I have a theory that goes something like this. Two types of people find acceptance in this world. People who are very normal and people who are very weird. If you’re normal, then, lulz, everyone likes you. Meanwhile, if you’re very, very weird, you’re always going to find people who are just as weird as you are and then you have a protective bubble from surrounding yourself with freaky weirdos.

But then there are people like me.

I’m an extreme extrovert and I have no idea what I’m doing with my life. I’m a pretty good conversationalist — or at least like to think so — but I just don’t know how to act in a “normal” way that fits into what people I should act.
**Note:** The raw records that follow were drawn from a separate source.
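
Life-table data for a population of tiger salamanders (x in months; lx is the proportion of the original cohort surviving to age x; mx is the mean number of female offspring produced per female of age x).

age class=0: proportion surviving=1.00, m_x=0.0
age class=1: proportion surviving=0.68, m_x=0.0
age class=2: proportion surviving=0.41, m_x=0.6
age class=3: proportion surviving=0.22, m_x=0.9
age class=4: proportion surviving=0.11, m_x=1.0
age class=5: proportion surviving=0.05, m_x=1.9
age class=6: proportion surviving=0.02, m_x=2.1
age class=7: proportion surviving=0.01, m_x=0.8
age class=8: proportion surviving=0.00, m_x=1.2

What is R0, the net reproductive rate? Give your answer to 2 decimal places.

lx·mx by age: 0, 0, 0.246, 0.198, 0.11, 0.095, 0.042, 0.008, 0
R0 = Σ lx·mx = 0.699 → 0.70

0.70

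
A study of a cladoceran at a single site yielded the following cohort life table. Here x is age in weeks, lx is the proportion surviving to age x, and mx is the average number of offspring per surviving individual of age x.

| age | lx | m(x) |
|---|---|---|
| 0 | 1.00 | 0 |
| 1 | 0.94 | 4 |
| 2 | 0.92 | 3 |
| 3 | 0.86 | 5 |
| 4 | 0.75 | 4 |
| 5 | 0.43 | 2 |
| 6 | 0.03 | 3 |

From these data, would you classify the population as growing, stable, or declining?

growing

R0 = Σ lx·mx = 0 + 3.76 + 2.76 + 4.3 + 3 + 0.86 + 0.09 = 14.77
R0 > 1, so the population is growing.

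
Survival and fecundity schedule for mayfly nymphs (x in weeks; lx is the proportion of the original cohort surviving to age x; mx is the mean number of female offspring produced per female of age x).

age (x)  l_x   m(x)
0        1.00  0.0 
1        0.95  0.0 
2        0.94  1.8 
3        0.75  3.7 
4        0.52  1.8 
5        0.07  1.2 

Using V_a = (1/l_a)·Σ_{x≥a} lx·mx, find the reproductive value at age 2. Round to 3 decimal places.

5.837

lx·mx for x ≥ 2: 1.692, 2.775, 0.936, 0.084 → sum = 5.487
V_2 = 5.487 / l_2 = 5.487 / 0.94 = 5.837234… → 5.837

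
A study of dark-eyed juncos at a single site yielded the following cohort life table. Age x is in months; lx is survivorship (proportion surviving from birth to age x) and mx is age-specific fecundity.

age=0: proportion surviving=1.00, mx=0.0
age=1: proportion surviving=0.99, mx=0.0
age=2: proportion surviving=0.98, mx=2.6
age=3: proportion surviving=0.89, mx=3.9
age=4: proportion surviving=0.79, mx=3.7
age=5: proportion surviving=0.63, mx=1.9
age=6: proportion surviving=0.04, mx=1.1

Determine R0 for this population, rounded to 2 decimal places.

lx·mx by age: 0, 0, 2.548, 3.471, 2.923, 1.197, 0.044
R0 = Σ lx·mx = 10.183 → 10.18

10.18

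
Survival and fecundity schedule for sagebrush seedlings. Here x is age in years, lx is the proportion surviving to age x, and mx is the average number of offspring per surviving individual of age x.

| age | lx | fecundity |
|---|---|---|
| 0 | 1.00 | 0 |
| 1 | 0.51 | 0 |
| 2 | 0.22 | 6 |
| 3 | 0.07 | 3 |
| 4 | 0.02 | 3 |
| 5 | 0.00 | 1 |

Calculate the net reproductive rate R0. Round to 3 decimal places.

1.590

lx·mx by age: 0, 0, 1.32, 0.21, 0.06, 0
R0 = Σ lx·mx = 1.59 → 1.590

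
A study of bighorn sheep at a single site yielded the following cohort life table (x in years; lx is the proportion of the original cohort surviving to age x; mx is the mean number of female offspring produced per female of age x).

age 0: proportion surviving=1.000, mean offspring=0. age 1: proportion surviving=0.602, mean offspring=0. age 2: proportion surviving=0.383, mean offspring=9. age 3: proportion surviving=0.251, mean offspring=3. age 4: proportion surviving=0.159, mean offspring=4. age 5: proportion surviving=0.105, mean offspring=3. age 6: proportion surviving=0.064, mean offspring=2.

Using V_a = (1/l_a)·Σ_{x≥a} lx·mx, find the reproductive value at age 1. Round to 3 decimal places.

8.769

lx·mx for x ≥ 1: 0, 3.447, 0.753, 0.636, 0.315, 0.128 → sum = 5.279
V_1 = 5.279 / l_1 = 5.279 / 0.602 = 8.769103… → 8.769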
I bring this up because I continue to feel a great deal of angst about how all these manuscript consultants that I’ve spoken to about this novel project I’m working on obviously have one interaction with me and think, “I don’t want anything to do with that guy.”

It’s very unsettling because it raises the prospect that there’s some sort of mysterious culture clash between myself and the literary world. It makes me fear that I could write a really good pop novel and yet still fail, not because of my writing but because literary types — like literary agents — will simply think I’m too weird once they inevitably do due diligence on me.

This is really causing me a lot of angst at the moment. I hate this because it goes back to how I’m too old to change who I am. The worst thing that anyone else said about me is that I’m a “delusional jerk with a good heart.” I review in my mind what one manuscript consultant said during one of our two Zoom calls and I think she was afraid I lived near her and was going to be some sort of obsessive stalker or something.

That kind of hurts my feelings. I generally mean well, wear my heart on my sleeve and am honest to a fault. And yet apparently to some (all?) literary types I’m a deranged psychopath to be avoided at all costs.

This is all very disheartening. It’s these type of problems that weirdos who aren’t weird enough to have weird friends have to deal with.